Living on Woolwich Road has its ups and downs. The constant traffic is unfortunate, but there are many positives. One positive is being able to see the realities of human life through the partially drawn curtains of my home. On Monday night this took a turn to the more extreme.
After watching disturbances in Lewisham on rolling news since I arrived home from work it was hard to rule out something happening in the retail parks opposite my house. I had popped out to Asda at 8.30 just as the sun was going down. Despite increasing numbers of police cars rushing along Woolwich Road it actually seemed fairly normal. I asked the Asda security guards whether they were about to close. They replied: “We’re staying open – for now.”
Back home it wasn’t long till the violence erupting in Woolwich was confirmed. Tied with footage on the news of the fire in Croydon, things definitely went from serious to disastrous. It reached 10 o’clock and I was still transfixed to the television when a friend alerted me to the looting commencing over the road. There it began.
I looked through the blinds and sure enough five men were pulling up scarves over their faces outside my very house. My eyes followed them towards the alleyway at the foot of Victoria Way where there was already people filing in and out of the retail park. I couldn’t believe what I was seeing.
Before long I started to see people coming the other way: Women with new clothes still on the hangers, men struggling with large boxes, teenagers fingering freshly looted trainers.
At the same time false rumours were being spread that Asda was now on fire. I looked into the sky and couldn’t see smoke. My girlfriend wouldn’t let me leave the house so I rushed into the garden to see if I could smell smoke. If Asda was on fire, then we would have certainly been evacuated.
I was in a state of shock at this point, I could hear shop sirens wailing in the distance. We had been on hold to the police for fifteen minutes before we spoke to someone. They kept on repeating the same question, “Is anything on fire?”. I had to be sure, my view of Asda from my house is restricted at best. Could I smell smoke? I couldn’t see anything in the sky, online reports of fire were severely outnumbering those saying there wasn’t any. “No”, I replied, three times over.
I really didn’t know what to do with myself, the next two hours were spent flitting from one room to the next. I peered through the upstairs curtains, cowered behind the downstairs curtains. I watched BBC News in the living room, Sky News in the bedroom. I would comfort concerned housemates, probably only making them worse.
I would rush out to the garden to smell the air, unravelling the hose pipe at the same time. I literally tripped over myself at numerous points, frantically trying to be everywhere at once. I managed to find a brass candlestick that I stared at in disbelief in the thought I might have to use it. There was a steady stream of looters by this point, some carrying weapons. Looters gushing out of the alleyway onto the road, sometimes causing traffic to swerve.
Hooded thieves were disappearing into the darkness of Wickes’ car park, jubilantly thrusting their arms into the air as they jumped over the two foot wall.

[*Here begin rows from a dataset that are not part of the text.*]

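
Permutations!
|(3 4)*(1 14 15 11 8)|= 10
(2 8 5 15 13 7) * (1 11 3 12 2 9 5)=(1 11 3 12 2 8)(5 15 13 7 9)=[0, 11, 8, 12, 4, 15, 6, 9, 1, 5, 10, 3, 2, 7, 14, 13]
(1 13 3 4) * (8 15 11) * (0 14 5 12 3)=(0 14 5 12 3 4 1 13)(8 15 11)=[14, 13, 2, 4, 1, 12, 6, 7, 15, 9, 10, 8, 3, 0, 5, 11]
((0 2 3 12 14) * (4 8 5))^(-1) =((0 2 3 12 14)(4 8 5))^(-1) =(0 14 12 3 2)(4 5 8)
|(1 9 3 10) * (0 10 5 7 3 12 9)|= 6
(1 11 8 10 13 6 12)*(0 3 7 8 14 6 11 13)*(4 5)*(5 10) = (0 3 7 8 5 4 10)(1 13 11 14 6 12) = [3, 13, 2, 7, 10, 4, 12, 8, 5, 9, 0, 14, 1, 11, 6]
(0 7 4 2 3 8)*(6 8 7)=(0 6 8)(2 3 7 4)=[6, 1, 3, 7, 2, 5, 8, 4, 0]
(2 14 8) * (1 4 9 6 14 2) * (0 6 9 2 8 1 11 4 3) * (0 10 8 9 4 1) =(0 6 14)(1 3 10 8 11)(2 9 4) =[6, 3, 9, 10, 2, 5, 14, 7, 11, 4, 8, 1, 12, 13, 0]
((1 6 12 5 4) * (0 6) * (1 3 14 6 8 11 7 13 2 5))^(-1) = ((0 8 11 7 13 2 5 4 3 14 6 12 1))^(-1) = (0 1 12 6 14 3 4 5 2 13 7 11 8)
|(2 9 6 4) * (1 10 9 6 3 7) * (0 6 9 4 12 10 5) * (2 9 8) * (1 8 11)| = 13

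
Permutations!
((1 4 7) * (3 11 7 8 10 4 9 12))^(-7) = (1 7 11 3 12 9)(4 10 8)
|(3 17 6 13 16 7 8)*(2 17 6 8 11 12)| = 10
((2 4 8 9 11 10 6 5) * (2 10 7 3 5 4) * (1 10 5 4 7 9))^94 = ((1 10 6 7 3 4 8)(9 11))^94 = (11)(1 7 8 6 4 10 3)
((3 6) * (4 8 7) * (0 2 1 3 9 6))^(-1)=(0 3 1 2)(4 7 8)(6 9)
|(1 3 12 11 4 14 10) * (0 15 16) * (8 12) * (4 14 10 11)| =|(0 15 16)(1 3 8 12 4 10)(11 14)| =6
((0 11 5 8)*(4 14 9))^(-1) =(0 8 5 11)(4 9 14)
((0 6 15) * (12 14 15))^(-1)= (0 15 14 12 6)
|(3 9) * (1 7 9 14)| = 5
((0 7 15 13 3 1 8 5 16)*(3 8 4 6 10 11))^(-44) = (0 5 13 7 16 8 15)(1 11 6)(3 10 4)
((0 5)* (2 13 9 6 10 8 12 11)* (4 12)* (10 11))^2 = (2 9 11 13 6)(4 10)(8 12)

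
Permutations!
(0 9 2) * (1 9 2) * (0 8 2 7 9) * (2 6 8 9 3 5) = (0 7 3 5 2 9 1)(6 8) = [7, 0, 9, 5, 4, 2, 8, 3, 6, 1]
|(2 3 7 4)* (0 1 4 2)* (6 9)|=6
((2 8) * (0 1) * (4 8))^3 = (8)(0 1)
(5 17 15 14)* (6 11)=[0, 1, 2, 3, 4, 17, 11, 7, 8, 9, 10, 6, 12, 13, 5, 14, 16, 15]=(5 17 15 14)(6 11)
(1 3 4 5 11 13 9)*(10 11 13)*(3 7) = (1 7 3 4 5 13 9)(10 11) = [0, 7, 2, 4, 5, 13, 6, 3, 8, 1, 11, 10, 12, 9]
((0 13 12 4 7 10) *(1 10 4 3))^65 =((0 13 12 3 1 10)(4 7))^65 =(0 10 1 3 12 13)(4 7)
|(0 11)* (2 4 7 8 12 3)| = 6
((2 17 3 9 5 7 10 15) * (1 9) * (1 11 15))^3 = (1 7 9 10 5)(2 11 17 15 3)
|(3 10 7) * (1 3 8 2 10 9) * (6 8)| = 15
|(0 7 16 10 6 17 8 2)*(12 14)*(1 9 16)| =10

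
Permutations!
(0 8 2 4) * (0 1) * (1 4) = (0 8 2 1) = [8, 0, 1, 3, 4, 5, 6, 7, 2]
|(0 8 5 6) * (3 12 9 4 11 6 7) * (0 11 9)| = 6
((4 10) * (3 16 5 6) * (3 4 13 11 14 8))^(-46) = (3 4 14 5 13)(6 11 16 10 8)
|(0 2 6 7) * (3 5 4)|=12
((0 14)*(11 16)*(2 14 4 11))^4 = ((0 4 11 16 2 14))^4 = (0 2 11)(4 14 16)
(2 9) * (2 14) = (2 9 14) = [0, 1, 9, 3, 4, 5, 6, 7, 8, 14, 10, 11, 12, 13, 2]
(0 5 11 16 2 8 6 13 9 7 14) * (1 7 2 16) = [5, 7, 8, 3, 4, 11, 13, 14, 6, 2, 10, 1, 12, 9, 0, 15, 16] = (16)(0 5 11 1 7 14)(2 8 6 13 9)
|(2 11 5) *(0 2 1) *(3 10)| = 10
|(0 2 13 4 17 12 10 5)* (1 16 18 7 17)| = 12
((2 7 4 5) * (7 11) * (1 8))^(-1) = (1 8)(2 5 4 7 11)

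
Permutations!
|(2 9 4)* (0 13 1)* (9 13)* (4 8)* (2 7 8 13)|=12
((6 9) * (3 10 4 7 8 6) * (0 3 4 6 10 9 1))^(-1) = ((0 3 9 4 7 8 10 6 1))^(-1) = (0 1 6 10 8 7 4 9 3)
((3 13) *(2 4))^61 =((2 4)(3 13))^61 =(2 4)(3 13)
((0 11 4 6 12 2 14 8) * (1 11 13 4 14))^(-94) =((0 13 4 6 12 2 1 11 14 8))^(-94) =(0 1 4 14 12)(2 13 11 6 8)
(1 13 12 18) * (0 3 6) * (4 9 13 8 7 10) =(0 3 6)(1 8 7 10 4 9 13 12 18) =[3, 8, 2, 6, 9, 5, 0, 10, 7, 13, 4, 11, 18, 12, 14, 15, 16, 17, 1]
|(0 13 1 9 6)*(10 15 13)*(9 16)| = |(0 10 15 13 1 16 9 6)| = 8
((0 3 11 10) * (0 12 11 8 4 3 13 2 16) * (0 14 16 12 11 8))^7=(10 11)(14 16)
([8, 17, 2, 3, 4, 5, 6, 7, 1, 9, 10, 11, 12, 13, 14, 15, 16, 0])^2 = [1, 0, 2, 3, 4, 5, 6, 7, 17, 9, 10, 11, 12, 13, 14, 15, 16, 8]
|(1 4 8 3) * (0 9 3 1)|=3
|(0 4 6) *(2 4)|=4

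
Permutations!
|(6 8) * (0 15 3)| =|(0 15 3)(6 8)| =6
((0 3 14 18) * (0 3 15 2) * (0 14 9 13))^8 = (18)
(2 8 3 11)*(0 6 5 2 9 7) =(0 6 5 2 8 3 11 9 7) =[6, 1, 8, 11, 4, 2, 5, 0, 3, 7, 10, 9]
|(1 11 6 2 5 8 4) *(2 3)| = 8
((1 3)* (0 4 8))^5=(0 8 4)(1 3)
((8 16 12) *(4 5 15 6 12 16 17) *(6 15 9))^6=((4 5 9 6 12 8 17))^6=(4 17 8 12 6 9 5)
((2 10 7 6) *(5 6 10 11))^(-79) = ((2 11 5 6)(7 10))^(-79) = (2 11 5 6)(7 10)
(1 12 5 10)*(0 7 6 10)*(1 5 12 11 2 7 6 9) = (12)(0 6 10 5)(1 11 2 7 9) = [6, 11, 7, 3, 4, 0, 10, 9, 8, 1, 5, 2, 12]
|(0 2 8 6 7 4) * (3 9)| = |(0 2 8 6 7 4)(3 9)| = 6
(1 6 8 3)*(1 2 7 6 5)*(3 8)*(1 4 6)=(8)(1 5 4 6 3 2 7)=[0, 5, 7, 2, 6, 4, 3, 1, 8]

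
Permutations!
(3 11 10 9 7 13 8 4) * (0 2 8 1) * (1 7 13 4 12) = [2, 0, 8, 11, 3, 5, 6, 4, 12, 13, 9, 10, 1, 7] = (0 2 8 12 1)(3 11 10 9 13 7 4)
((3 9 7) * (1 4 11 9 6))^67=(1 7 4 3 11 6 9)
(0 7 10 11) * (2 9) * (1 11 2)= (0 7 10 2 9 1 11)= [7, 11, 9, 3, 4, 5, 6, 10, 8, 1, 2, 0]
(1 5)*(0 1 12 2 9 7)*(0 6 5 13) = (0 1 13)(2 9 7 6 5 12) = [1, 13, 9, 3, 4, 12, 5, 6, 8, 7, 10, 11, 2, 0]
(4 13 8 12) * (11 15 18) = (4 13 8 12)(11 15 18) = [0, 1, 2, 3, 13, 5, 6, 7, 12, 9, 10, 15, 4, 8, 14, 18, 16, 17, 11]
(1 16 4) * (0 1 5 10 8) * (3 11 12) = (0 1 16 4 5 10 8)(3 11 12) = [1, 16, 2, 11, 5, 10, 6, 7, 0, 9, 8, 12, 3, 13, 14, 15, 4]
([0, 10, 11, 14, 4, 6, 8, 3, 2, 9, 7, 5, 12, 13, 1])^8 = (1 3 10 14 7)(2 6 11 8 5)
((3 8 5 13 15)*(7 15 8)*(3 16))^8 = (16)(5 8 13)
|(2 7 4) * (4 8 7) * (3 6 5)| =6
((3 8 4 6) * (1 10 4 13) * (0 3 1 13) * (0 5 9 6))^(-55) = (13)(0 4 10 1 6 9 5 8 3)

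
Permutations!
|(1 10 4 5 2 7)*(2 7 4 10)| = 5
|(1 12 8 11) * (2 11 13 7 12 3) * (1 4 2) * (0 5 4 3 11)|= |(0 5 4 2)(1 11 3)(7 12 8 13)|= 12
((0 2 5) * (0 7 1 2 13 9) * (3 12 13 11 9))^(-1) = ((0 11 9)(1 2 5 7)(3 12 13))^(-1) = (0 9 11)(1 7 5 2)(3 13 12)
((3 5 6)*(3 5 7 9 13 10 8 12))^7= (13)(5 6)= ((3 7 9 13 10 8 12)(5 6))^7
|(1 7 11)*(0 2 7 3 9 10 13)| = |(0 2 7 11 1 3 9 10 13)| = 9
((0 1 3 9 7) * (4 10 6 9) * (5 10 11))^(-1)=((0 1 3 4 11 5 10 6 9 7))^(-1)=(0 7 9 6 10 5 11 4 3 1)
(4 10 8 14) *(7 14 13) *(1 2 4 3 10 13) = (1 2 4 13 7 14 3 10 8) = [0, 2, 4, 10, 13, 5, 6, 14, 1, 9, 8, 11, 12, 7, 3]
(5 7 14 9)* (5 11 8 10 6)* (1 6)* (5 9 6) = (1 5 7 14 6 9 11 8 10) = [0, 5, 2, 3, 4, 7, 9, 14, 10, 11, 1, 8, 12, 13, 6]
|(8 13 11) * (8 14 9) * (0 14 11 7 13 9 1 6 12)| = |(0 14 1 6 12)(7 13)(8 9)| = 10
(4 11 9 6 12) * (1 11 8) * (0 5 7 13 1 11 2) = [5, 2, 0, 3, 8, 7, 12, 13, 11, 6, 10, 9, 4, 1] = (0 5 7 13 1 2)(4 8 11 9 6 12)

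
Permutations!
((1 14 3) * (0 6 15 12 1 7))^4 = (0 1)(3 15)(6 14)(7 12)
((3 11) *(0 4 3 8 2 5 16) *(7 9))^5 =(0 2 3 16 8 4 5 11)(7 9)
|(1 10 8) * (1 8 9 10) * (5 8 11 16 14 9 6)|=|(5 8 11 16 14 9 10 6)|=8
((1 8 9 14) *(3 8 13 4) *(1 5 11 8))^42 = ((1 13 4 3)(5 11 8 9 14))^42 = (1 4)(3 13)(5 8 14 11 9)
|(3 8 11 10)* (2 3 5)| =6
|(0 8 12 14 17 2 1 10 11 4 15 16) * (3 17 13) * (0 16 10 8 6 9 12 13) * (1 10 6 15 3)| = 6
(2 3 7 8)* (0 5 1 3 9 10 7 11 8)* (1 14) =(0 5 14 1 3 11 8 2 9 10 7) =[5, 3, 9, 11, 4, 14, 6, 0, 2, 10, 7, 8, 12, 13, 1]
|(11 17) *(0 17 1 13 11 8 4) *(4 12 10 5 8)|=12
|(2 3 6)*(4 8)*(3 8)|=|(2 8 4 3 6)|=5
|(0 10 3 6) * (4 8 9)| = 12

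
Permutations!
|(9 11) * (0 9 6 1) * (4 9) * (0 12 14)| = 8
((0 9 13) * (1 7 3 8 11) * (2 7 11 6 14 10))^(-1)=(0 13 9)(1 11)(2 10 14 6 8 3 7)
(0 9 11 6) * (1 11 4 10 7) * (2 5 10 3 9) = [2, 11, 5, 9, 3, 10, 0, 1, 8, 4, 7, 6] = (0 2 5 10 7 1 11 6)(3 9 4)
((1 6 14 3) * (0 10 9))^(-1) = (0 9 10)(1 3 14 6) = ((0 10 9)(1 6 14 3))^(-1)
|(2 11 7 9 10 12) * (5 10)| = 7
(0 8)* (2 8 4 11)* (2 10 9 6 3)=[4, 1, 8, 2, 11, 5, 3, 7, 0, 6, 9, 10]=(0 4 11 10 9 6 3 2 8)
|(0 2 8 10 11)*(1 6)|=|(0 2 8 10 11)(1 6)|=10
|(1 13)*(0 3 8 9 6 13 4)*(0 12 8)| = |(0 3)(1 4 12 8 9 6 13)| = 14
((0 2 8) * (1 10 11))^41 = (0 8 2)(1 11 10)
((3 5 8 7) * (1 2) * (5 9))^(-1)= ((1 2)(3 9 5 8 7))^(-1)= (1 2)(3 7 8 5 9)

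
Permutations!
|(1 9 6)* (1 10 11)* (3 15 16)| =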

Cars were parking in numerous laybys with masked men appearing from them. Police cars rushed towards us from Greenwich, only to fly straight past to the more serious riots in Woolwich.
At around 2am I tried to sleep. The looting had calmed down slightly. I was still uneasy about the threat of fire. Distant shop sirens were still haunting me, I had placed my candlestick beside my bed. It goes without saying that I couldn’t sleep. However, I was relieved to here the rotors of a helicopter over our house. A police helicopter, training its light over the retail park. They had arrived, they were here in force, it was going to be okay, after four hours of waiting.
The noise was deafening and it sounded like it was outside my bedroom window at points, but it was far better than shop sirens. After what seemed like ages I managed to drift off and get a few hours sleep before work.
Throughout the whole experience and the day after the incident thoughts revolved around my brain. Many entered my mind, but overriding them all was my disbelief that there are so many unlawful people in the world. I had no idea that amount of people would be willing to break the law in what was a night of opportunistic madness.